St. Paul’s epistles are contemporaneous with his missionary activity, whereas the Gospels were not written at the time that Christ was preaching, or even right after the Resurrection, because there was no need to write a Gospel right after the Resurrection. No one imagined that they needed to do that, because they had the apostles. They had eyewitnesses. There was no need for a written Gospels. They had the oral teaching, the oral apostolic tradition was considered superior to any kind of writing. So because there were plenty of apostles alive, and because there were eyewitnesses already in existence, and also because they believe that the Lord was going to return very, very soon, it never occurred to them to sit down and write the Gospels until a little bit of time had passed. They figured the Lord would come back; and there were plenty of eyewitnesses, so why put these things to writing? But as the apostles started to die and it appeared that the Lord was not going to come back as quickly as they thought, (because He never said He would come back very soon—they just assumed that), some people started writing down the Gospels. It’s very difficult for us to understand how something that is an oral tradition is more acceptable, more believable, considered superior to something that is in writing, because we are more likely to believe something if we see it in writing, especially in a book. But in in antiquity people were less likely to believe something in writing because all books were hand copied. Anyone could write a book and attach someone’s name to it, or they could copy a known, existing book and then change the contents. So you could never be confident about a writing. You couldn’t have confidence that what you were reading was a true, genuine copy of the original document, or that it was accurate. That’s why the oral tradition was considered superior and more trustworthy: because when you learned something orally, you knew who taught you and you based your trust and confidence on that person.
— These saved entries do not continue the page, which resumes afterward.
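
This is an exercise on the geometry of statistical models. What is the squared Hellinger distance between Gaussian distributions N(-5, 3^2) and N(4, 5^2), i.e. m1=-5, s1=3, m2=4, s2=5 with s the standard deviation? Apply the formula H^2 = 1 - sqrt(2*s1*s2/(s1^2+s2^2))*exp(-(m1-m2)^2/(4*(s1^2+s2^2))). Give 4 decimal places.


Squared Hellinger distance for Gaussians:
H^2 = 1 - sqrt(2*s1*s2/(s1^2+s2^2)) * exp(-(m1-m2)^2/(4*(s1^2+s2^2))).
s1^2 = 9, s2^2 = 25, s1^2+s2^2 = 34.
sqrt(2*3*5/(34)) = 0.939336.
(m1-m2)^2 = (-9)^2 = 81.
exp(-81/(4*34)) = exp(-0.595588) = 0.551238.
H^2 = 1 - 0.939336*0.551238 = 0.4822

0.4822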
Somebody like St. John, for example, teaches Polycarp, who later became the bishop of Smyrna. And then he teaches Irenaeus, so Irenaeus becomes the bishop of Lyon way towards the end of the second century. He says, “My teacher was Polycarp, and Polycarp’s teacher was John, and John’s teacher was the Lord.” So isn’t that interesting? He knows exactly who his teachers were and therefore he has confidence in the authority of the message and the truthfulness of the message. Now, for example, you can see this in the book of Revelation, which curses anyone who tampers with its contents. This was a real problem in antiquity, and this kind of curse or a warning, not to tamper with the contents of a book by adding or removing anything, was also found in other books in antiquity. So the oral tradition was more important than the written tradition, and it just so happens that what we have in 1 Corinthians 15 was the oral tradition that was being passed around at that time about the Resurrection of Christ.